Loadshedding could hardly have been better designed to impact our mental well-being. It is unpredictable, beyond our control, consequential, and unlikely to end soon. These factors create a recipe for stress and impacts our emotional, physical and mental health.

Much of our anxiety stems from situations or experiences where our sense of control is removed. Loadshedding’s unpredictability makes planning work, meals, and trips difficult. It knocks out traffic lights and leaves us disconnected at the most inopportune times. It heightens our feelings of frustration and exacerbates our resentments.

Our children, too, suffer the burden of loadshedding. There are direct effects: their ability to learn has been impacted. They may battle to stick to study and homework timetables when batteries die, and Wi-Fi or cell tower connections are lost. They may have to study by candlelight. Younger children might be scared of the dark, and everyone becomes more fearful when streetlights and alarms don’t work.

There is another indirect impact on children. Children are very good at picking up on the emotional state of those around them. If we are stressed, running around trying to cope with the hurdles that loadshedding presents, children may pick up on that tension.

In our default need to protect our children from as much hardship as we can, we don’t always explain to them why we, as adults, are feeling or acting in a particular way. We don’t always communicate why we feel stressed. The challenge this creates is that our children are then left without a context for our emotions, potentially leading them to believe they are, in part, to blame for our frustration. This increases their anxiety and confusion.

What can we do to lessen their burden? In a word, communicate. Be open and honest. Tell them you are stressed but that they are not to blame. Making it explicit gives them context and allows them to just be children and not carry our emotional baggage. Don’t believe you need to shut them out of what we believe to be “adult concerns”. Our concerns spread regardless. Our default is to protect our children but to do that as they get older, we need to allow them to come to their own understanding.

Of course, there’s a fine line between sharing and oversharing, and you’ll need to be sensitive to your child’s needs to find that line. We want to communicate to address their concerns, not add to them. This is a process where we need to take our cues from them. Every child will react differently and will understand their situation uniquely. The more verbal a child is, the more we tend to assume that they know what we’re feeling or the emotional climate of an environment. Verbal maturity and emotional maturity don’t always correlate. Children can say something without having the emotional context behind it.
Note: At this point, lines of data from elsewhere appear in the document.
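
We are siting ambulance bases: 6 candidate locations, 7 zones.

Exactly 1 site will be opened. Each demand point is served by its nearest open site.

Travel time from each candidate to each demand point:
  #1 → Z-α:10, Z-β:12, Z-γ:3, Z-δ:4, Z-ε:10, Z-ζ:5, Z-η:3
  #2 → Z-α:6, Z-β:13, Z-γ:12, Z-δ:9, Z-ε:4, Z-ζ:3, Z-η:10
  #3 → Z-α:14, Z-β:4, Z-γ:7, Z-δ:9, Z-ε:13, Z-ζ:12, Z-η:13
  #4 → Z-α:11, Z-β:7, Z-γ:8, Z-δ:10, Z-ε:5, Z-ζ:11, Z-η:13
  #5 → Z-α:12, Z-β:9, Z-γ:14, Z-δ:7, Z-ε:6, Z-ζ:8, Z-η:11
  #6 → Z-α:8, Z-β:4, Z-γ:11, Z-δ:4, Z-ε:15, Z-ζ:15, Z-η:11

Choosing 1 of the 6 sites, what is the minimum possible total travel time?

Open {#1}.
  Z-α→#1 10, Z-β→#1 12, Z-γ→#1 3, Z-δ→#1 4, Z-ε→#1 10, Z-ζ→#1 5, Z-η→#1 3  ⇒ total 47.
Compare {#2}: total 57.
Compare {#4}: total 65.
No size-1 selection does better; minimum is 47.

47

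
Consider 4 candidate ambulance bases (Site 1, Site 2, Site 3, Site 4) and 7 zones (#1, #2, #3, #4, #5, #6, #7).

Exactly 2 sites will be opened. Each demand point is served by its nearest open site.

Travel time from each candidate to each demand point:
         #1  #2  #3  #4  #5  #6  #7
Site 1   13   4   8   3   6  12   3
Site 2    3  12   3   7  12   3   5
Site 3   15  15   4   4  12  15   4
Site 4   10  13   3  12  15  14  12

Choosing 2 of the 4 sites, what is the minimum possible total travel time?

25

Open {Site 1, Site 2}.
  #1→Site 2 3, #2→Site 1 4, #3→Site 2 3, #4→Site 1 3, #5→Site 1 6, #6→Site 2 3, #7→Site 1 3  ⇒ total 25.
Compare {Site 1, Site 4}: total 41.
Compare {Site 2, Site 3}: total 41.
No size-2 selection does better; minimum is 25.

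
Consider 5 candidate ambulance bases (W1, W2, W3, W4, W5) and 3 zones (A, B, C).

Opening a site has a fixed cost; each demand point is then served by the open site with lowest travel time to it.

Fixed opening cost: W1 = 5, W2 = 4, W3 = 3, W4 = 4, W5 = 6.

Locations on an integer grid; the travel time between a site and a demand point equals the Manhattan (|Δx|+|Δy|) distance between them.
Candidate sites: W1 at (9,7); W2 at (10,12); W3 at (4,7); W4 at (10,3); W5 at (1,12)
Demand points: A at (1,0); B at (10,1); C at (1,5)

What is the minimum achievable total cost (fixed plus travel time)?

Open {W3, W4}: assign each demand point to its cheapest open site.
  A→W3 10, B→W4 2, C→W3 5
  travel time 17, fixed 7 → total 24.
Compare {W2, W3, W4}: travel time 17 + fixed 11 = 28.
Compare {W4}: travel time 25 + fixed 4 = 29.
Compare {W1, W3, W4}: travel time 17 + fixed 12 = 29.
All other subsets cost ≥ 28. Minimum total cost: 24.

24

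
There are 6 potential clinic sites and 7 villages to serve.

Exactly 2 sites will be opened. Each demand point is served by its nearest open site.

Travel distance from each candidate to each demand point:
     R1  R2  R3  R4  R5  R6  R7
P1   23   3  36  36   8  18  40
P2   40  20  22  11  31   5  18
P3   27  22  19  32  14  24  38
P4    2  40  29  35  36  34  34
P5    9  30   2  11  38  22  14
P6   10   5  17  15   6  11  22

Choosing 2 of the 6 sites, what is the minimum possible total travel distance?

58

Open {P5, P6}.
  R1→P5 9, R2→P6 5, R3→P5 2, R4→P5 11, R5→P6 6, R6→P6 11, R7→P5 14  ⇒ total 58.
Compare {P1, P5}: total 65.
Compare {P2, P6}: total 72.
No size-2 selection does better; minimum is 58.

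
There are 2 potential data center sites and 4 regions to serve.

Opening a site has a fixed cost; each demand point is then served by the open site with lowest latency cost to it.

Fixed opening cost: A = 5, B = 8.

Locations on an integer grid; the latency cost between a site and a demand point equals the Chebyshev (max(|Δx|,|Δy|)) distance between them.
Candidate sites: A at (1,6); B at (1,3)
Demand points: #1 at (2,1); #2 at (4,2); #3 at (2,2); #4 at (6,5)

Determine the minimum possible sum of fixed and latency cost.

19

Open {B}: assign each demand point to its cheapest open site.
  #1→B 2, #2→B 3, #3→B 1, #4→B 5
  latency cost 11, fixed 8 → total 19.
Compare {A}: latency cost 18 + fixed 5 = 23.
Compare {A, B}: latency cost 11 + fixed 13 = 24.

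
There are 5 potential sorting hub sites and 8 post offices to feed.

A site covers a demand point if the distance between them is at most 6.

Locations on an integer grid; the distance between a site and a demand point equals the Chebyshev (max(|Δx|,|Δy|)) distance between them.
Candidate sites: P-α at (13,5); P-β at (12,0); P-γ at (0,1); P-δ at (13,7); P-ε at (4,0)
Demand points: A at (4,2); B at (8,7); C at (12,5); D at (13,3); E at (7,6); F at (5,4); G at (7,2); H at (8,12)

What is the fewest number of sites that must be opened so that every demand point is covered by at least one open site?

Coverage sets (demand points within 6 of each site):
  P-α: {B, C, D, E, G}
  P-β: {C, D, E, G}
  P-γ: {A, F}
  P-δ: {B, C, D, E, G, H}
  P-ε: {A, E, F, G}
No single site covers all 8 demand points.
But {P-γ, P-δ} covers everything, so the minimum is 2.

2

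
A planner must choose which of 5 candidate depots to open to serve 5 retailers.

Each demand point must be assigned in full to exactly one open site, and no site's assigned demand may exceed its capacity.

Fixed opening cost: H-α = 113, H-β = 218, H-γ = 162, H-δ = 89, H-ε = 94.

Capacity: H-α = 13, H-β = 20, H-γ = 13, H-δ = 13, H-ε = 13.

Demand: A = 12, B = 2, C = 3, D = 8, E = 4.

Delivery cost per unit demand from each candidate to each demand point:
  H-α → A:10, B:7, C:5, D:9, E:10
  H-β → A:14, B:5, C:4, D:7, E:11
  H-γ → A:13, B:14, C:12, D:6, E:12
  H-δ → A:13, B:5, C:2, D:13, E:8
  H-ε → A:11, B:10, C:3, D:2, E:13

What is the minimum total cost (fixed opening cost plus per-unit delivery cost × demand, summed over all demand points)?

480

Open {H-α, H-δ, H-ε}; cheapest assignment that respects the capacities:
  H-α (cap 13, load 12): A — cost 12×10 = 120
  H-δ (cap 13, load 9): B, C, E — cost 2×5 + 3×2 + 4×8 = 48
  H-ε (cap 13, load 8): D — cost 8×2 = 16
  Shipping 184, fixed 296 → total 480.
  Any other capacity-feasible assignment to {H-α, H-δ, H-ε} ships for at least 184.
Compare {H-β, H-ε}: its best feasible assignment gives total 559.
Compare {H-γ, H-δ, H-ε}: its best feasible assignment gives total 565.
Every other set of open sites that can feasibly serve all demand totals ≥ 559 even under its best assignment. Minimum: 480.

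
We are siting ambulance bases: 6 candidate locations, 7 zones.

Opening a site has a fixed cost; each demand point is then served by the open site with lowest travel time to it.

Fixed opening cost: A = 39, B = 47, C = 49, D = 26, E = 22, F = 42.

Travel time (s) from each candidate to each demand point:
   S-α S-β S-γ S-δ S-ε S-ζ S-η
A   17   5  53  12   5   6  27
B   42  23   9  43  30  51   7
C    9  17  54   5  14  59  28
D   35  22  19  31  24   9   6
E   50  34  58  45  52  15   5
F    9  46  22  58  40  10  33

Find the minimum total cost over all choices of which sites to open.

135

Open {A, D}: assign each demand point to its cheapest open site.
  S-α→A 17, S-β→A 5, S-γ→D 19, S-δ→A 12, S-ε→A 5, S-ζ→A 6, S-η→D 6
  travel time 70, fixed 65 → total 135.
Compare {A, B}: travel time 61 + fixed 86 = 147.
Compare {C, D}: travel time 79 + fixed 75 = 154.
Compare {A, D, E}: travel time 69 + fixed 87 = 156.
All other subsets cost ≥ 147. Minimum total cost: 135.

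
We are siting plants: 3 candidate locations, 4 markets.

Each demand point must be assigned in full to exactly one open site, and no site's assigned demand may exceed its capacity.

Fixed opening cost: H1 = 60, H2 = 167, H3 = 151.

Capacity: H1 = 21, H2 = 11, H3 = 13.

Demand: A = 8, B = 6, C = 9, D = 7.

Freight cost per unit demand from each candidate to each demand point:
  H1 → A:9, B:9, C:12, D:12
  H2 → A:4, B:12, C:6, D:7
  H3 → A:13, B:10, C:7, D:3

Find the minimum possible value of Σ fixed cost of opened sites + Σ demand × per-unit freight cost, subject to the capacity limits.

472

Open {H1, H3}; cheapest assignment that respects the capacities:
  H1 (cap 21, load 17): A, C — cost 8×9 + 9×12 = 180
  H3 (cap 13, load 13): B, D — cost 6×10 + 7×3 = 81
  Shipping 261, fixed 211 → total 472.
  Any other capacity-feasible assignment to {H1, H3} ships for at least 261.
Compare {H1, H2}: its best feasible assignment gives total 491.
Compare {H1, H2, H3}: its best feasible assignment gives total 579.
Every other set of open sites that can feasibly serve all demand totals ≥ 491 even under its best assignment. Minimum: 472.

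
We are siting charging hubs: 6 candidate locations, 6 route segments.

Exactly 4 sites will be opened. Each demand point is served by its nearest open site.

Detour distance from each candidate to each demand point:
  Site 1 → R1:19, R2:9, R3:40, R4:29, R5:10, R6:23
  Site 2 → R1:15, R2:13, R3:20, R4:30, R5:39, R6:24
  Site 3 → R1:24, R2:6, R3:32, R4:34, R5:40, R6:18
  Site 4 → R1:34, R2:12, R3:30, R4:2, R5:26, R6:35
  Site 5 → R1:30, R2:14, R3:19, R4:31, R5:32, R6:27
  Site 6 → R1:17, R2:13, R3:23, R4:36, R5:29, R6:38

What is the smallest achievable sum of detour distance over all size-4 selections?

71

Open {Site 1, Site 2, Site 3, Site 4}.
  R1→Site 2 15, R2→Site 3 6, R3→Site 2 20, R4→Site 4 2, R5→Site 1 10, R6→Site 3 18  ⇒ total 71.
Compare {Site 1, Site 3, Site 4, Site 5}: total 74.
Compare {Site 1, Site 3, Site 4, Site 6}: total 76.
No size-4 selection does better; minimum is 71.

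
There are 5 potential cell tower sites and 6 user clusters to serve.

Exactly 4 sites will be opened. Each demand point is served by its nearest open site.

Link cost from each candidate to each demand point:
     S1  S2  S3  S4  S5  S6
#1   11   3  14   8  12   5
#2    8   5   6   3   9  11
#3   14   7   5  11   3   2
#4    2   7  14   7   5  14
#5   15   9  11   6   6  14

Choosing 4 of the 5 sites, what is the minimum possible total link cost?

Open {#1, #2, #3, #4}.
  S1→#4 2, S2→#1 3, S3→#3 5, S4→#2 3, S5→#3 3, S6→#3 2  ⇒ total 18.
Compare {#2, #3, #4, #5}: total 20.
Compare {#1, #3, #4, #5}: total 21.
No size-4 selection does better; minimum is 18.

18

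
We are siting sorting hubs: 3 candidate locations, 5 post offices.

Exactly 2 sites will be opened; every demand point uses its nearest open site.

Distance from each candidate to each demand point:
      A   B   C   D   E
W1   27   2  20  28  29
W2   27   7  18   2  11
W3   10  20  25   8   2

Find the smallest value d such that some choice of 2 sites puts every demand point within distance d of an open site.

18

Open {W2, W3}.
  Farthest demand point is C at distance 18 (to W2); all others are ≤ 18.
With {W1, W3} the worst case is 20.
With {W1, W2} the worst case is 27.
No size-2 selection achieves below 18.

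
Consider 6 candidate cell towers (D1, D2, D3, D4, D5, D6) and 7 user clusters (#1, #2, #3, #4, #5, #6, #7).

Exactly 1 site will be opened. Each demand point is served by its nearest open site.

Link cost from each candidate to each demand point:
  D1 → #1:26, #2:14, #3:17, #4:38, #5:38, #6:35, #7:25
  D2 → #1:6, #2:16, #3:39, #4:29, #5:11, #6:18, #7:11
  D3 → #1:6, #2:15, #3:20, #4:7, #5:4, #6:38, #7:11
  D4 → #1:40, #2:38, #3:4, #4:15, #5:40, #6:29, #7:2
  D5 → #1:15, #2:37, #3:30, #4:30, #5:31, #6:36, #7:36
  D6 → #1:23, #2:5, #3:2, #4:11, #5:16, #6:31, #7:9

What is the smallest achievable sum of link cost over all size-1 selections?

Open {D6}.
  #1→D6 23, #2→D6 5, #3→D6 2, #4→D6 11, #5→D6 16, #6→D6 31, #7→D6 9  ⇒ total 97.
Compare {D3}: total 101.
Compare {D2}: total 130.
No size-1 selection does better; minimum is 97.

97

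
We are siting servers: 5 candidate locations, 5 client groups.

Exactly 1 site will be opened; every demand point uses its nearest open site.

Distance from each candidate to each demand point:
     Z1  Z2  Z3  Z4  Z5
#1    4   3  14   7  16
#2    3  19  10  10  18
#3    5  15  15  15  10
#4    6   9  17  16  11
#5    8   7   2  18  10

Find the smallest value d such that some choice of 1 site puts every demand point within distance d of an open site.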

As adults and parents, our default is to want to provide a fix, a solution, an answer. But sometimes there isn’t one, and that’s also something children have to learn. Knowing that it’s okay to be uncomfortable, to be nervous, to be stressed and making that explicit often calms the situation on its own. It doesn’t fix the problem, but it contextualises it, which allows for understanding.

Another way we can help is by acknowledging the burdens we ourselves carry and trying to ease them. Take whatever practical steps you can to alleviate the effect of loadshedding. Try and plan for the unexpected. And spare a thought for the person sitting next to you in traffic. It’s tempting to believe that life’s difficulties solely afflict us, but we really are all in this together. The struggles we endure can unite us and strengthen us if we approach them from a place of compassion and understanding.

We sometimes forget that childhood can be a uniquely stressful time. Children can feel a lot of pressure to perform – from parents, teachers, or coaches. Even if this expectation is only a perception, it can be a lot for a young person to bear. Loadshedding has the potential to compound this stress. Don’t take a child’s experience for granted, and don’t imagine they are taking yours for granted, either. Talk to them, and learn how to respond to the challenges of loadshedding together.

Hugo Meirim is a clinical psychologist at St John’s College.